I skipped church today. Yes, I am on vacation and had no official responsibilities, and therefore my truancy is justifiable. But still it feels strange. I know that millions of people stay home from worship every Sunday and do not feel the least bit uncomfortable with it. For them attending worship would feel strange. Even many Christians regularly miss worship on little more than a whim and don’t give it a second thought.
But not me. Even during the year that I was out of ministry, I never missed a Sunday. I was a faithful pew-warmer even when I wasn’t in the pulpit. I have even made it a point to find a place to worship while on the road traveling long distances. I have had very interesting experiences visiting churches right off highway exits. But not this Sunday. This Sunday I was on vacation in Maine, and I chose the beach over the pew.
I was amazed at how many people were not going to church with me. I should not have been surprised. I have read the statistics on church attendance, especially in New England. But it still took me aback to see all these Sabbath-breakers in the flesh. And I am one of them.
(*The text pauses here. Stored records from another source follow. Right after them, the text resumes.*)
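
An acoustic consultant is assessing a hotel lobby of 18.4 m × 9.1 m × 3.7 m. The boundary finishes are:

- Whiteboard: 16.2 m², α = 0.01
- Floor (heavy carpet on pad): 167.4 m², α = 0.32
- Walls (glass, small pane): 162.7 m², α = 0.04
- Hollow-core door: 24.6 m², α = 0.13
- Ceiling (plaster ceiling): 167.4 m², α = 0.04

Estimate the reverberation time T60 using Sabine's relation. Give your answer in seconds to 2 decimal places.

1.42 seconds

Equivalent absorption area: A = 16.2*0.01 + 167.4*0.32 + 162.7*0.04 + 24.6*0.13 + 167.4*0.04 = 70.132 m².
V = 18.4·9.1·3.7 = 619.528 m³.
RT60 = 0.161 · V / A = 0.161 × 619.528 / 70.132 = 1.42 s.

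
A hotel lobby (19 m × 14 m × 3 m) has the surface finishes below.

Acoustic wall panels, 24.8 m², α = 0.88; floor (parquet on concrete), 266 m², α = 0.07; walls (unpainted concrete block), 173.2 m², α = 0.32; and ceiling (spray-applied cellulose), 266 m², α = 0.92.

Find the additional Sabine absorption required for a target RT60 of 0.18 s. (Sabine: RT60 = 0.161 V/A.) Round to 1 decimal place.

373.2 sabins

Summing Sᵢαᵢ: 21.824 + 18.620 + 55.424 + 244.720 → A₁ = 340.588 sabins.
Target A₂ = 0.161·798/0.18 = 713.767 sabins (V = 798 m³).
Additional absorption ΔA = 713.767 − 340.588 = 373.2 sabins.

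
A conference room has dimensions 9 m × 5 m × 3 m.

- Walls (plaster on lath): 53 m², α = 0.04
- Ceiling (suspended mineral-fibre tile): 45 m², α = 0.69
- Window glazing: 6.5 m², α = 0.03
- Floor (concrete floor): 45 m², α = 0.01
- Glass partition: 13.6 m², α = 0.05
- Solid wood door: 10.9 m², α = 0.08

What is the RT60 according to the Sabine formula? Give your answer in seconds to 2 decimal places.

0.61 seconds

Total absorption A = 53*0.04 + 45*0.69 + 6.5*0.03 + 45*0.01 + 13.6*0.05 + 10.9*0.08
  = 2.120 + 31.050 + 0.195 + 0.450 + 0.680 + 0.872 = 35.367 m² sabins.
Room volume: 135 m³.
T = 0.161 V/A = 0.161·135/35.367 = 0.61 s.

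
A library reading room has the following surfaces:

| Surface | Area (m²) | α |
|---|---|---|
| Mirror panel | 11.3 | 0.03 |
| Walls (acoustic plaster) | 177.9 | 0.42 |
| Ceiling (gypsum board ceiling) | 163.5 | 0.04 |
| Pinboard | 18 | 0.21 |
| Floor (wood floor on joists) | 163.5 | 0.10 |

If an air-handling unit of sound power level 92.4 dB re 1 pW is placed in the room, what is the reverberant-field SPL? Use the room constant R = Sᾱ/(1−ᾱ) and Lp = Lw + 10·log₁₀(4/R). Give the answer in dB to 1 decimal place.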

Are these the ones who say, “I can worship God just as well in nature as in church?” Are these the people that the megachurches cater to? The “seekers” who are diligently searching for God? I don’t think so. I think my fellow church-skippers were not giving a single thought to the Creator. They were busy building sand castles, deepening their tans, and cooling off in the surf.
As for me, I skipped church because I was tired. I needed to get away from church, if only for one Sunday. It didn’t stop me from thinking about God. Even while spending Sunday morning under a beach umbrella, I was reading a book on Christian apologetics and sharing theological insights with my wife. But every once in a while - every twenty or thirty years or so - skipping church just feels like the right thing to do.